I shot the vase. I didn’t hit the heart. I didn’t want to. I just wanted the creepy fucking post-Valentine’s weirdness gone. The death of a child gone. The letters … the words … gone. The water didn’t wash them away. They were too dried for that, but it made mopping them up with a wad of paper towels easier.

“Cal.” He said my name as if he wanted to say that it was all right, but he knew it wasn’t all right. He was the big brother, though, and he couldn’t not say anything even when there was nothing to say. I didn’t look up from scrubbing the letters away, paying attention only to the letters and not to the broken glass. When I cut myself, he found more words to say. “Cal. Stop. Now.”

“Why? Because a little of my blood is worse than a bunch of hearts lying around the place?” Eight people—maybe nine if I found one under my pillow—were dead because of us. People. Kids. Fucking kids. All right. I was losing my shit after all—a little. I was entitled. You couldn’t ignore that much death when it was your fault.

The short sliver of recall that had flashed through was something I felt even more. “I remembered something.” I exhaled, then mumbled as I wiped. “A little. I was in a park. Central Park, I think. There were spiders and I remember a woman’s voice telling me to give them to her. Give them to her. I have no idea what she was talking about, what she looked like, or how I managed to get away from twenty-some damn Nepenthe spiders. I’m good, but a Chuck Norris Samuel Jackson fucking parfait of kick-ass isn’t that good.” I threw the soaked paper towels over the counter into the sink. Shit. The only way I’d know the word parfait was Goodfellow. I’d have to thank him for that later with my foot up his ass. Hopefully he’d be wearing pants by then.

“If I remember that, if that happened, I don’t see me surviving it, but since I somehow did, I don’t see me not telling you about it before I took off on my priestess-hunting sabbatical down south.”

He took another mass of paper towels I’d snatched up but hadn’t needed in my scrubbing fest. Folding them into a neat square, he offered them to me. “Your hand is bleeding.” I pressed the white to the oozing glass cut and watched it turn red. “And perhaps I thought you were safer on a wild-goose chase in South Carolina after some fictional priestess until we found out what Ammut wanted so badly from you, because you didn’t know then either. ‘Give them to me’ means nothing, to you—to any of us.”

“And off I went, but spiders followed me.
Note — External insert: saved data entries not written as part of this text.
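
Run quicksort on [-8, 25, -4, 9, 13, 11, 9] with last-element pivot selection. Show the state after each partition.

Partition 1: pivot=9 at index 3 -> [-8, -4, 9, 9, 13, 11, 25]
Partition 2: pivot=9 at index 2 -> [-8, -4, 9, 9, 13, 11, 25]
Partition 3: pivot=-4 at index 1 -> [-8, -4, 9, 9, 13, 11, 25]
Partition 4: pivot=25 at index 6 -> [-8, -4, 9, 9, 13, 11, 25]
Partition 5: pivot=11 at index 4 -> [-8, -4, 9, 9, 11, 13, 25]


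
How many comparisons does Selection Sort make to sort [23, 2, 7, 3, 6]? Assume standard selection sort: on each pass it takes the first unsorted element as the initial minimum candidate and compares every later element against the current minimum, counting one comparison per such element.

Pass 1: scan indices 1..4 for the minimum = 4 comparison(s); min is 2, place at index 0 -> [2, 23, 7, 3, 6]
Pass 2: scan indices 2..4 for the minimum = 3 comparison(s); min is 3, place at index 1 -> [2, 3, 7, 23, 6]
Pass 3: scan indices 3..4 for the minimum = 2 comparison(s); min is 6, place at index 2 -> [2, 3, 6, 23, 7]
Pass 4: scan indices 4..4 for the minimum = 1 comparison(s); min is 7, place at index 3 -> [2, 3, 6, 7, 23]
Selection sort always scans the whole unsorted suffix, so the count is (n-1) + (n-2) + ... + 1 = n(n-1)/2 = 5*4/2 = 10 regardless of the input order.
Total comparisons: 4 + 3 + 2 + 1 = 10


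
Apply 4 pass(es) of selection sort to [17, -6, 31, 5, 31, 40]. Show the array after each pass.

Pass 1: Select minimum -6 at index 1, swap -> [-6, 17, 31, 5, 31, 40]
Pass 2: Select minimum 5 at index 3, swap -> [-6, 5, 31, 17, 31, 40]
Pass 3: Select minimum 17 at index 3, swap -> [-6, 5, 17, 31, 31, 40]
Pass 4: Select minimum 31 at index 3, swap -> [-6, 5, 17, 31, 31, 40]


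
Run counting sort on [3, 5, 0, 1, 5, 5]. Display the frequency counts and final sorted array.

Count array: [1, 1, 0, 1, 0, 3]
(count[i] = number of elements equal to i)
Cumulative count: [1, 2, 2, 3, 3, 6]
Sorted: [0, 1, 3, 5, 5, 5]


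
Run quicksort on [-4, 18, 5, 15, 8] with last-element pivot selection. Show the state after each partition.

Partition 1: pivot=8 at index 2 -> [-4, 5, 8, 15, 18]
Partition 2: pivot=5 at index 1 -> [-4, 5, 8, 15, 18]
Partition 3: pivot=18 at index 4 -> [-4, 5, 8, 15, 18]


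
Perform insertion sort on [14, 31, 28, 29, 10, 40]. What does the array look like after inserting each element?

First element 14 is already 'sorted'
Insert 31: shifted 0 elements -> [14, 31, 28, 29, 10, 40]
Insert 28: shifted 1 elements -> [14, 28, 31, 29, 10, 40]
Insert 29: shifted 1 elements -> [14, 28, 29, 31, 10, 40]
Insert 10: shifted 4 elements -> [10, 14, 28, 29, 31, 40]
Insert 40: shifted 0 elements -> [10, 14, 28, 29, 31, 40]


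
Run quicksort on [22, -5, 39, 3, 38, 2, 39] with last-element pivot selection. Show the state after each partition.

Partition 1: pivot=39 at index 6 -> [22, -5, 39, 3, 38, 2, 39]
Partition 2: pivot=2 at index 1 -> [-5, 2, 39, 3, 38, 22, 39]
Partition 3: pivot=22 at index 3 -> [-5, 2, 3, 22, 38, 39, 39]
Partition 4: pivot=39 at index 5 -> [-5, 2, 3, 22, 38, 39, 39]


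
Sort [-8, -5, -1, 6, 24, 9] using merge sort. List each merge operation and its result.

Divide and conquer:
  Merge [-5] + [-1] -> [-5, -1]
  Merge [-8] + [-5, -1] -> [-8, -5, -1]
  Merge [24] + [9] -> [9, 24]
  Merge [6] + [9, 24] -> [6, 9, 24]
  Merge [-8, -5, -1] + [6, 9, 24] -> [-8, -5, -1, 6, 9, 24]


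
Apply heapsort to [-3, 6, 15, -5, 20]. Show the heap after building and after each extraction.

Build heap: [20, 6, 15, -5, -3]
Extract 20: [15, 6, -3, -5, 20]
Extract 15: [6, -5, -3, 15, 20]
Extract 6: [-3, -5, 6, 15, 20]
Extract -3: [-5, -3, 6, 15, 20]


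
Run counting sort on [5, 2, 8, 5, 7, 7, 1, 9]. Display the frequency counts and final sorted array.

Count array: [0, 1, 1, 0, 0, 2, 0, 2, 1, 1]
(count[i] = number of elements equal to i)
Cumulative count: [0, 1, 2, 2, 2, 4, 4, 6, 7, 8]
Sorted: [1, 2, 5, 5, 7, 7, 8, 9]


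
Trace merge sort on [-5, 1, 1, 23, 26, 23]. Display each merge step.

Divide and conquer:
  Merge [1] + [1] -> [1, 1]
  Merge [-5] + [1, 1] -> [-5, 1, 1]
  Merge [26] + [23] -> [23, 26]
  Merge [23] + [23, 26] -> [23, 23, 26]
  Merge [-5, 1, 1] + [23, 23, 26] -> [-5, 1, 1, 23, 23, 26]


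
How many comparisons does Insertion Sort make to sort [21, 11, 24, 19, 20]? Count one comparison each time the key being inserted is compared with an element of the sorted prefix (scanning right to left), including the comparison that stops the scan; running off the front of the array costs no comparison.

Insert 11: 21 > 11 (shift), reached front = 1 comparison(s) -> [11, 21, 24, 19, 20]
Insert 24: 21 <= 24 (stop) = 1 comparison(s) -> [11, 21, 24, 19, 20]
Insert 19: 24 > 19 (shift), 21 > 19 (shift), 11 <= 19 (stop) = 3 comparison(s) -> [11, 19, 21, 24, 20]
Insert 20: 24 > 20 (shift), 21 > 20 (shift), 19 <= 20 (stop) = 3 comparison(s) -> [11, 19, 20, 21, 24]
Total comparisons: 1 + 1 + 3 + 3 = 8


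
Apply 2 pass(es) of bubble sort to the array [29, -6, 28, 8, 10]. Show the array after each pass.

After pass 1: [-6, 28, 8, 10, 29] (4 swaps)
After pass 2: [-6, 8, 10, 28, 29] (2 swaps)
Total swaps: 6


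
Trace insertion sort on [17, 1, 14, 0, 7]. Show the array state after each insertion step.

First element 17 is already 'sorted'
Insert 1: shifted 1 elements -> [1, 17, 14, 0, 7]
Insert 14: shifted 1 elements -> [1, 14, 17, 0, 7]
Insert 0: shifted 3 elements -> [0, 1, 14, 17, 7]
Insert 7: shifted 2 elements -> [0, 1, 7, 14, 17]


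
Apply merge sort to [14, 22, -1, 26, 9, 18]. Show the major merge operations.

Divide and conquer:
  Merge [22] + [-1] -> [-1, 22]
  Merge [14] + [-1, 22] -> [-1, 14, 22]
  Merge [9] + [18] -> [9, 18]
  Merge [26] + [9, 18] -> [9, 18, 26]
  Merge [-1, 14, 22] + [9, 18, 26] -> [-1, 9, 14, 18, 22, 26]


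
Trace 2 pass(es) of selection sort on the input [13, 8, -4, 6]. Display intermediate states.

Pass 1: Select minimum -4 at index 2, swap -> [-4, 8, 13, 6]
Pass 2: Select minimum 6 at index 3, swap -> [-4, 6, 13, 8]


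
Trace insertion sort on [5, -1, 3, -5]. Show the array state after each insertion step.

First element 5 is already 'sorted'
Insert -1: shifted 1 elements -> [-1, 5, 3, -5]
Insert 3: shifted 1 elements -> [-1, 3, 5, -5]
Insert -5: shifted 3 elements -> [-5, -1, 3, 5]


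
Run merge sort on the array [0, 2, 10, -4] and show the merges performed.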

Turned out I wasn’t that safe after all?” The cut didn’t hurt. The deep ones never did at first. “I was bitten looking for something that didn’t exist, lost my memories, and it still took you four days to find me in Nevah’s Landing where I happened to wander because my subconscious remembered the good old days when we were kids and Peter Pan was around? And that’s me believing I would’ve even gone to begin with. What about the twenty spiders and an Egyptian fake goddess? How’d I get away from them? Fucking fly?” I let the bloodstained towel fall to the ground. “That’s the worst bullshit I have ever heard and I don’t need a memory to know that. It’s not even a lie. Jesus, it’s barely half a lie and zero explanation. Didn’t we grow up on the run with our mom moving from mark to mark? That’s what you and Goodfellow said. Well, you, Leandros, didn’t learn a damn thing from her.”

“I can lie.” He didn’t sound defensive at the accusation, only at the use of our last name instead of Niko.